An employee stock ownership plan (ESOP) refers to a plan that is designed for employees within an organization and which act as a defined contribution plan. In this case, the employees contribute funds to purchase the organization stocks that belong to their employer. When setting up such a trust, the organization organizes the means through which it can provide stocks to enhance the performance of their employers and thus boost its overall productivity. ESOP provides a security to the employees since they become partial owners. In addition, their productivity improves because the organization performance has some impact on overall shareholding. For the employees, it offers them a chance to avoid the taxes, since the contributions will act as a relief in their total income tax. Moreover, the employers do not remit taxes on ESOPs earnings and dividends. Therefore, ESOPs are essential for the enhancement of employee morale and productivity in any organization (Rodrick, 2005).

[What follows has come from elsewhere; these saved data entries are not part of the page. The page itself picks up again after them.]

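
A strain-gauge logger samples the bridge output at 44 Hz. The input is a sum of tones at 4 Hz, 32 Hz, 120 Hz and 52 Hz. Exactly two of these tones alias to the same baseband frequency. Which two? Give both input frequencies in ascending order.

fs/2 = 22 Hz.
4 Hz ≤ fs/2 = 22 Hz, passes unchanged.
32 Hz > fs/2 = 22 Hz, folds to fs − 32 Hz = 12 Hz.
120 Hz mod fs = 32 Hz.
32 Hz > fs/2 = 22 Hz, folds to fs − 32 Hz = 12 Hz.
52 Hz mod fs = 8 Hz.
8 Hz ≤ fs/2 = 22 Hz, appears at 8 Hz.
32 Hz and 120 Hz both map to 12 Hz.

32 Hz, 120 Hz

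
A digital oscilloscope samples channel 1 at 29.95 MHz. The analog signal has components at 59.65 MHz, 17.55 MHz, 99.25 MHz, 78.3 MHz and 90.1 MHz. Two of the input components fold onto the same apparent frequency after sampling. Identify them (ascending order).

59.65 MHz, 90.1 MHz

fs/2 = 14.975 MHz.
59.65 MHz mod fs = 29.7 MHz.
29.7 MHz > fs/2 = 14.975 MHz, folds to fs − 29.7 MHz = 0.25 MHz.
17.55 MHz > fs/2 = 14.975 MHz, folds to fs − 17.55 MHz = 12.4 MHz.
99.25 MHz mod fs = 9.4 MHz.
9.4 MHz ≤ fs/2 = 14.975 MHz, appears at 9.4 MHz.
78.3 MHz mod fs = 18.4 MHz.
18.4 MHz > fs/2 = 14.975 MHz, folds to fs − 18.4 MHz = 11.55 MHz.
90.1 MHz mod fs = 0.25 MHz.
0.25 MHz ≤ fs/2 = 14.975 MHz, appears at 0.25 MHz.
59.65 MHz and 90.1 MHz both map to 0.25 MHz.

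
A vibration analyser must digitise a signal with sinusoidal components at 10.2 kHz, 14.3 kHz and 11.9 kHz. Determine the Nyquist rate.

28.6 kHz

Highest-frequency component: 14.3 kHz.
Nyquist rate = 2 × 14.3 kHz = 28.6 kHz.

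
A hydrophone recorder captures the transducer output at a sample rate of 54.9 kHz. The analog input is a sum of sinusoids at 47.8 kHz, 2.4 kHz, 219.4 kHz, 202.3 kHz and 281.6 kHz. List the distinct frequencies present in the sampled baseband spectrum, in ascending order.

0.2 kHz, 2.4 kHz, 7.1 kHz, 17.3 kHz

fs/2 = 27.45 kHz.
47.8 kHz > fs/2 = 27.45 kHz, folds to fs − 47.8 kHz = 7.1 kHz.
2.4 kHz ≤ fs/2 = 27.45 kHz, passes unchanged.
219.4 kHz mod fs = 54.7 kHz.
54.7 kHz > fs/2 = 27.45 kHz, folds to fs − 54.7 kHz = 0.2 kHz.
202.3 kHz mod fs = 37.6 kHz.
37.6 kHz > fs/2 = 27.45 kHz, folds to fs − 37.6 kHz = 17.3 kHz.
281.6 kHz mod fs = 7.1 kHz.
7.1 kHz ≤ fs/2 = 27.45 kHz, appears at 7.1 kHz.
Distinct values: {0.2 kHz, 2.4 kHz, 7.1 kHz, 17.3 kHz}.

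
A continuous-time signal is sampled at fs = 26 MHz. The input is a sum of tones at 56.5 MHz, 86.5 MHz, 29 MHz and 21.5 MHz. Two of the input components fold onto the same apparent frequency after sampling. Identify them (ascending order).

21.5 MHz, 56.5 MHz

fs/2 = 13 MHz.
56.5 MHz mod fs = 4.5 MHz.
4.5 MHz ≤ fs/2 = 13 MHz, appears at 4.5 MHz.
86.5 MHz mod fs = 8.5 MHz.
8.5 MHz ≤ fs/2 = 13 MHz, appears at 8.5 MHz.
29 MHz mod fs = 3 MHz.
3 MHz ≤ fs/2 = 13 MHz, appears at 3 MHz.
21.5 MHz > fs/2 = 13 MHz, folds to fs − 21.5 MHz = 4.5 MHz.
21.5 MHz and 56.5 MHz both map to 4.5 MHz.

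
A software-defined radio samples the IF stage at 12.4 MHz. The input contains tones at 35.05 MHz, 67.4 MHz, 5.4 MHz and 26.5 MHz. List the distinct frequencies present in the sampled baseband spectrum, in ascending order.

1.7 MHz, 2.15 MHz, 5.4 MHz

fs/2 = 6.2 MHz.
35.05 MHz mod fs = 10.25 MHz.
10.25 MHz > fs/2 = 6.2 MHz, folds to fs − 10.25 MHz = 2.15 MHz.
67.4 MHz mod fs = 5.4 MHz.
5.4 MHz ≤ fs/2 = 6.2 MHz, appears at 5.4 MHz.
5.4 MHz ≤ fs/2 = 6.2 MHz, passes unchanged.
26.5 MHz mod fs = 1.7 MHz.
1.7 MHz ≤ fs/2 = 6.2 MHz, appears at 1.7 MHz.
Distinct values: {1.7 MHz, 2.15 MHz, 5.4 MHz}.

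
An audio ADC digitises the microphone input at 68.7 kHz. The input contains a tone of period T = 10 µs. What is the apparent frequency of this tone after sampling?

T = 10 µs → f = 1/T = 100 kHz.
100 kHz mod fs = 31.3 kHz.
31.3 kHz ≤ fs/2 = 34.35 kHz, appears at 31.3 kHz.

31.3 kHz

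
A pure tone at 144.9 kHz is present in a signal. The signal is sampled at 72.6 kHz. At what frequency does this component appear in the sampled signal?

144.9 kHz mod fs = 72.3 kHz.
72.3 kHz > fs/2 = 36.3 kHz, folds to fs − 72.3 kHz = 0.3 kHz.

0.3 kHz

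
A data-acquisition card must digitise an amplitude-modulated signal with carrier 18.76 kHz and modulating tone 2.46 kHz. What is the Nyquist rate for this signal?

AM sidebands sit at fc ± fm = 16.3 kHz and 21.22 kHz.
Highest-frequency component: 21.22 kHz.
Nyquist rate = 2 × 21.22 kHz = 42.44 kHz.

42.44 kHz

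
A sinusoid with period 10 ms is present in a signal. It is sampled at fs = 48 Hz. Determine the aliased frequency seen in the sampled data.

4 Hz

T = 10 ms → f = 1/T = 100 Hz.
100 Hz mod fs = 4 Hz.
4 Hz ≤ fs/2 = 24 Hz, appears at 4 Hz.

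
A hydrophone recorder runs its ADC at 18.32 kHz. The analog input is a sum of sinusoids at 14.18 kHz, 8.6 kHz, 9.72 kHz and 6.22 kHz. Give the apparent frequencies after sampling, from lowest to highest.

4.14 kHz, 6.22 kHz, 8.6 kHz

fs/2 = 9.16 kHz.
14.18 kHz > fs/2 = 9.16 kHz, folds to fs − 14.18 kHz = 4.14 kHz.
8.6 kHz ≤ fs/2 = 9.16 kHz, passes unchanged.
9.72 kHz > fs/2 = 9.16 kHz, folds to fs − 9.72 kHz = 8.6 kHz.
6.22 kHz ≤ fs/2 = 9.16 kHz, passes unchanged.
Distinct values: {4.14 kHz, 6.22 kHz, 8.6 kHz}.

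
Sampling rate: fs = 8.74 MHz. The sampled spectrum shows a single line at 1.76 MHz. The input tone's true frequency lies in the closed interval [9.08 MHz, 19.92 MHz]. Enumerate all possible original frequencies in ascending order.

10.5 MHz, 15.72 MHz, 19.24 MHz

Frequencies that alias to 1.76 MHz are k·fs ± 1.76 MHz for integer k ≥ 0.
k=0: 1.76 MHz.
k=1: 6.98 MHz, 10.5 MHz.
k=2: 15.72 MHz, 19.24 MHz.
k=3: 24.46 MHz, 27.98 MHz.
Within [9.08 MHz, 19.92 MHz]: 10.5 MHz, 15.72 MHz, 19.24 MHz.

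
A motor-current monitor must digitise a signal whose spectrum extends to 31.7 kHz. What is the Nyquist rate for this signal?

63.4 kHz

Nyquist rate = 2 × 31.7 kHz = 63.4 kHz.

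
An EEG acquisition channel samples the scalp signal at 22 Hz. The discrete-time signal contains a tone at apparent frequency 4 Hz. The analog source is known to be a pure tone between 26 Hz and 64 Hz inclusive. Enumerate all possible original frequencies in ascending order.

Frequencies that alias to 4 Hz are k·fs ± 4 Hz for integer k ≥ 0.
k=0: 4 Hz.
k=1: 18 Hz, 26 Hz.
k=2: 40 Hz, 48 Hz.
k=3: 62 Hz, 70 Hz.
k=4: 84 Hz, 92 Hz.
Within [26 Hz, 64 Hz]: 26 Hz, 40 Hz, 48 Hz, 62 Hz.

26 Hz, 40 Hz, 48 Hz, 62 Hz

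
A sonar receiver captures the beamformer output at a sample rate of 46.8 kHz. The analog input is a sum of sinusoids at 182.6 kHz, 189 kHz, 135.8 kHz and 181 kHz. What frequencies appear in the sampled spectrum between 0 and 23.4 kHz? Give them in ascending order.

1.8 kHz, 4.6 kHz, 6.2 kHz

fs/2 = 23.4 kHz.
182.6 kHz mod fs = 42.2 kHz.
42.2 kHz > fs/2 = 23.4 kHz, folds to fs − 42.2 kHz = 4.6 kHz.
189 kHz mod fs = 1.8 kHz.
1.8 kHz ≤ fs/2 = 23.4 kHz, appears at 1.8 kHz.
135.8 kHz mod fs = 42.2 kHz.
42.2 kHz > fs/2 = 23.4 kHz, folds to fs − 42.2 kHz = 4.6 kHz.
181 kHz mod fs = 40.6 kHz.
40.6 kHz > fs/2 = 23.4 kHz, folds to fs − 40.6 kHz = 6.2 kHz.
Distinct values: {1.8 kHz, 4.6 kHz, 6.2 kHz}.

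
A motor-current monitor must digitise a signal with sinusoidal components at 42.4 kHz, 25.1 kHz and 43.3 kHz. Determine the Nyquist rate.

Highest-frequency component: 43.3 kHz.
Nyquist rate = 2 × 43.3 kHz = 86.6 kHz.

86.6 kHz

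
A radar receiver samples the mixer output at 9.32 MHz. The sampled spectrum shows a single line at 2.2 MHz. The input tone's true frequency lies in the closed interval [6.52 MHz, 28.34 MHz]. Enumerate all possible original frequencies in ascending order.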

An example of a corporation that has adopted ESOP is Conrail Inc. The corporation has issued some of its stock to employees. In this regard, the corporation managed to reduce its tax liabilities while improving the productivity of its employees. Furthermore, the performance of the stocks has improved leading to its drastic growth. Based on such initiatives, the management of the organization has inputted a lot of emphasis on productivity that seeks to attract and retain clients. On the other hand, stock bonus is issued to employees with high performance records to encourage high retention level. In addition, such practices have limited external influence.
An analysis of the benefits of ESOPs indicates that such plans are beneficial for an organization to stimulate productivity. Taxes attributed to employers and employees decline since the plans are tax-exempt. In this consideration, the company used the plans to improve its performance and expand its market share.